金子白夢氏著『神秘の宗教』(東京京文社発行)

(彦)

自分は個人的にはまだ著者に面識はない。そして金子氏の出した本の中で自分の読むのも今度新しく出た 『神秘の宗教』 一冊きりである。告白するが、自分は金子氏を、自分の食わずぎらいのためにか或いは今までに氏の断片的なものの幾つとその講演とをきいていたためにか、どうも虚心に自分の心は氏に対することができなかった。それはちょうど或る牧師などに対する心の眼で見るそれであったことを、いま想い返すのであって、そしてこの心の眼は『神秘の宗教』一冊を読んでその向けどころは多少違ってきたようであるが、やっぱり質的には自分の最初持ったこの心の眼は動かないのである。

ところで金子氏は『神秘の宗教』の「序に代えて」の冒頭に、「私の神秘生活のあるがままの姿は言葉に現わし得ない。

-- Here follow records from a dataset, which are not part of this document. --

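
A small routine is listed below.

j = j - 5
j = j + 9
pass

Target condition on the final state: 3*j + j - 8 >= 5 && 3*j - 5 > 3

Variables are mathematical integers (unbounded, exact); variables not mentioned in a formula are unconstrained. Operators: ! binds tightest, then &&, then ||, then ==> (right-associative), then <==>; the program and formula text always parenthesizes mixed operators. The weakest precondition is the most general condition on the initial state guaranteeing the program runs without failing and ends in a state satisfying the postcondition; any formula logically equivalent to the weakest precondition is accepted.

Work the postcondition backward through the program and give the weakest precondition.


Working backward. After the program, the postcondition 3*j + j - 8 >= 5 && 3*j - 5 > 3 must hold; in canonical form it is 4*j >= 13 && 3*j > 8.
Before skip: 4*j >= 13 && 3*j > 8
Before j := j + 9: 4*j >= -23 && 3*j > -19
Before j := j - 5: 4*j >= -3 && 3*j > -4
Answer: WP = 4*j >= -3 && 3*j > -4


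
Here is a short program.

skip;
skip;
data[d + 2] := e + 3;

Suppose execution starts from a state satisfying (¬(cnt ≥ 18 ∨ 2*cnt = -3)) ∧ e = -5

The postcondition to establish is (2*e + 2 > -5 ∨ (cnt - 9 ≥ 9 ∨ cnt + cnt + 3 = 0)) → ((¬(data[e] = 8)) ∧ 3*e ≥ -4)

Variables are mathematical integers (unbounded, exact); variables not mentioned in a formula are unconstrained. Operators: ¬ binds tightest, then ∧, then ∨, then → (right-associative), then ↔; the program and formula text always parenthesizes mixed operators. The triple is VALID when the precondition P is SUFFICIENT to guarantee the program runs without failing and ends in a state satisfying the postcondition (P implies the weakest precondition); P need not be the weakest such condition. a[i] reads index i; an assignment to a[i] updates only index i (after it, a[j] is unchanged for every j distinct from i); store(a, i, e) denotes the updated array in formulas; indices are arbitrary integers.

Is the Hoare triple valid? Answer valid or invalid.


Working backward. After the program, the postcondition (2*e + 2 > -5 ∨ (cnt - 9 ≥ 9 ∨ cnt + cnt + 3 = 0)) → ((¬(data[e] = 8)) ∧ 3*e ≥ -4) must hold; in canonical form it is (2*e > -7 ∨ cnt ≥ 18 ∨ 2*cnt = -3) → ((¬(data[e] = 8)) ∧ 3*e ≥ -4).
Before data[d + 2] := e + 3: (2*e > -7 ∨ cnt ≥ 18 ∨ 2*cnt = -3) → ((¬(store(data, d + 2, e + 3)[e] = 8)) ∧ 3*e ≥ -4)
Before skip: (2*e > -7 ∨ cnt ≥ 18 ∨ 2*cnt = -3) → ((¬(store(data, d + 2, e + 3)[e] = 8)) ∧ 3*e ≥ -4)
Before skip: (2*e > -7 ∨ cnt ≥ 18 ∨ 2*cnt = -3) → ((¬(store(data, d + 2, e + 3)[e] = 8)) ∧ 3*e ≥ -4)
The weakest precondition is (2*e > -7 ∨ cnt ≥ 18 ∨ 2*cnt = -3) → ((¬(store(data, d + 2, e + 3)[e] = 8)) ∧ 3*e ≥ -4).
Check whether (¬(cnt ≥ 18 ∨ 2*cnt = -3)) ∧ e = -5 implies it.
Every state satisfying the precondition satisfies the weakest precondition: the implication holds.
Answer: valid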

私はこの現わし得ない生活の姿を象徴の形わずかにその幾分を語ってみた」と言っているが、「象徴の形」というのは何を指していうのか、自分にはこの言葉がぴったりと来ないけれど、こんな部分的なことを一々列挙したら限りがないから、それはとにかくとして、自己内在の心の径路、すなわち「私の神秘生活のあるがままの姿」が言葉に現わし得ないから、その現わし得ない心のありさまを、すなわち「生活の姿」を、「象徴の形」で語るのであるとすると、金子氏は氏自身の内部、生活の体験と思索の結実を、すなわち「思想」を、一分の隙もないところの言葉、すなわち自他ともにぴったりと融合し得る言葉を使用されないので、徒らに模索的に暗中の何ものかを探るような具合でものを言うあやふやな人という感じを自分に抱かせたのは不本意である。

しかし氏が、「さらに高く光の源に翼を張って『神』の玉座に咫尺しせきして、まのあたりその栄光の荘厳さに酔わずに居られなかった」氏自身の一如的生活体験を、広汎なる哲学的引証とその時々の白熱的感興とに任してものした点に、自分は敬服するものである。